Here is the tell, and it is in the repetition. Google holds US11403540B2, "On-device machine learning platform" (issued August 2, 2022), and then US12282869B2, with the identical title "On-device machine learning platform," issued April 22, 2025 — a continuation in the same family, with the same lead inventors (Pannag Sanketi and colleagues). When a company keeps re-filing on the same titled invention across years, it is not chasing a feature. It is fencing a platform.

The word "platform" is doing the work. A feature is a thing a user sees — face unlock, smart reply. A platform is the layer underneath that many features call into: a system service that handles loading models, running them on the device's accelerators, and managing the lifecycle, so that any app can request on-device inference without building the machinery itself. The grants describe that service layer, classified in G06N 20/00 (general machine learning) and G06N 5/04 (inference) — the infrastructure classes, not an application class.

Why does owning the platform layer matter more than owning a model? Because the layer is where lock-in lives. On Android, the apps that depend on Google's ML platform to run their on-device features are, in a quiet way, dependent on Google — the same structural position Google occupies with Play Services, location, and the rest of the system services that make Android Android. A model can be swapped. A platform that thousands of apps build against is sticky.

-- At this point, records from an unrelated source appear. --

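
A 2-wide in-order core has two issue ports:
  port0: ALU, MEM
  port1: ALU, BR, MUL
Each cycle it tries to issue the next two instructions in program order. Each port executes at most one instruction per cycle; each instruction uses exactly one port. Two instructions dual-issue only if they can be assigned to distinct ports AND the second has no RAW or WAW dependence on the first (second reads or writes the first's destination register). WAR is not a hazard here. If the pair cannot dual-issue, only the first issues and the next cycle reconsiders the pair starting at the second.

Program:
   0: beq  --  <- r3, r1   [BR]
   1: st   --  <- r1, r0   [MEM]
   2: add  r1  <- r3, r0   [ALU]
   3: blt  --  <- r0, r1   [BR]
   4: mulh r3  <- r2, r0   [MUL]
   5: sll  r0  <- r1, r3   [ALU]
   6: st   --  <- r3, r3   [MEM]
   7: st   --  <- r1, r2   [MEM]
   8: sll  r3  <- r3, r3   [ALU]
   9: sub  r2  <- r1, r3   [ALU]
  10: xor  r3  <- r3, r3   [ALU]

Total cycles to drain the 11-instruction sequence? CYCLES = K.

CYCLES = 7

  cy0 -> i0+i1 (beq.BR/st.MEM) 2-wide
  cy1 -> i2 (add.ALU) RAW r1
  cy2 -> i3 (blt.BR) no-port BR/MUL
  cy3 -> i4 (mulh.MUL) RAW r3
  cy4 -> i5+i6 (sll.ALU/st.MEM) 2-wide
  cy5 -> i7+i8 (st.MEM/sll.ALU) 2-wide
  cy6 -> i9+i10 (sub.ALU/xor.ALU) 2-wide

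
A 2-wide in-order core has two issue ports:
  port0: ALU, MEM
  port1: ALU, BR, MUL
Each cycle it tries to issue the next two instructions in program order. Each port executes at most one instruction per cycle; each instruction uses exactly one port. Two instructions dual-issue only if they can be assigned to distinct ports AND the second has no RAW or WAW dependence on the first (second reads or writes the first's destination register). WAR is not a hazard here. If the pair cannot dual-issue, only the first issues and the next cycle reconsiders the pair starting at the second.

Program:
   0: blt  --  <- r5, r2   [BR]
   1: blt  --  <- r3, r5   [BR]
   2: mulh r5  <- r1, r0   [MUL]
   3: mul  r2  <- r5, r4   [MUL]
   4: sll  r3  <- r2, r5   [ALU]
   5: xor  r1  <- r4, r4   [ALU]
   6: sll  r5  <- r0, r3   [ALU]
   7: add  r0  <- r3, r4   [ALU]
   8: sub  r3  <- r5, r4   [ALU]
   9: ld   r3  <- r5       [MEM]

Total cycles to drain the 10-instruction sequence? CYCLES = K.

CYCLES = 8

t=0 i0:blt ; no-port BR/BR
t=1 i1:blt ; no-port BR/MUL
t=2 i2:mulh ; no-port MUL/MUL
t=3 i3:mul ; RAW r2
t=4 i4/i5:sll+xor ; dual
t=5 i6/i7:sll+add ; dual
t=6 i8:sub ; WAW r3
t=7 i9:ld ; tail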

This is the platform-economics read of a technical patent. The interesting question is never just "is the invention clever?" It is "what position does owning it create?" Repeated grants on a system-level ML platform create the position of being the default place on-device intelligence gets run — which is leverage over both app developers (who depend on the layer) and the broader question of whose silicon and whose runtime become standard.

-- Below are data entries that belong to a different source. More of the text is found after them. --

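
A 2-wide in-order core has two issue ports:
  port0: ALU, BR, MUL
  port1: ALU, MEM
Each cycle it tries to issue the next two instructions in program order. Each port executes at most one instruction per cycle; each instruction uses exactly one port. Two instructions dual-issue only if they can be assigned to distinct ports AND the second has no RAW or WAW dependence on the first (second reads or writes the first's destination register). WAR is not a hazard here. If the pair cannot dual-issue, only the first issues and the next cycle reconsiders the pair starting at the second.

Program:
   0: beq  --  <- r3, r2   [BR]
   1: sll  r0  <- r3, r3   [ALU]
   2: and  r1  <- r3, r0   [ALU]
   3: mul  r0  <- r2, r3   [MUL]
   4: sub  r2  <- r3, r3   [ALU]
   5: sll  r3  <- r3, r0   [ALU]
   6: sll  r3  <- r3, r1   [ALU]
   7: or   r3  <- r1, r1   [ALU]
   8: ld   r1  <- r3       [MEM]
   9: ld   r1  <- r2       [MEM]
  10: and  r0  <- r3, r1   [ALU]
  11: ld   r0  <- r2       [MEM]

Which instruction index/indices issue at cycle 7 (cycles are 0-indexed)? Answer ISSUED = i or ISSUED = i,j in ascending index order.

ISSUED = 10

t=0 i0+i1:beq.BR sll.ALU ; 2-wide
t=1 i2+i3:and.ALU mul.MUL ; 2-wide
t=2 i4+i5:sub.ALU sll.ALU ; 2-wide
t=3 i6:sll.ALU ; WAW r3
t=4 i7:or.ALU ; RAW r3
t=5 i8:ld.MEM ; no-port MEM/MEM
t=6 i9:ld.MEM ; RAW r1
t=7 i10:and.ALU ; WAW r0
t=8 i11:ld.MEM ; tail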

Contrast this with how the same capability is framed for users. To a consumer, on-device ML is sold as privacy and speed — your data stays on your phone, answers come instantly. Both are true. But the durable corporate value is not the privacy story; it is the infrastructure ownership the platform patents stake out. The user gets a fast, private feature; Google gets a layer everyone has to go through.

The honest limits: these are granted claims on specific platform mechanisms, and a continuation re-asserting a title does not by itself prove market dominance. Competing on-device ML runtimes exist. But the filing pattern is unambiguous about intent — Google is treating on-device ML as owned infrastructure, the kind you patent across a decade, not a feature you ship and forget. Read the portfolio, not the keynote, and the strategy reads as platform from the first grant.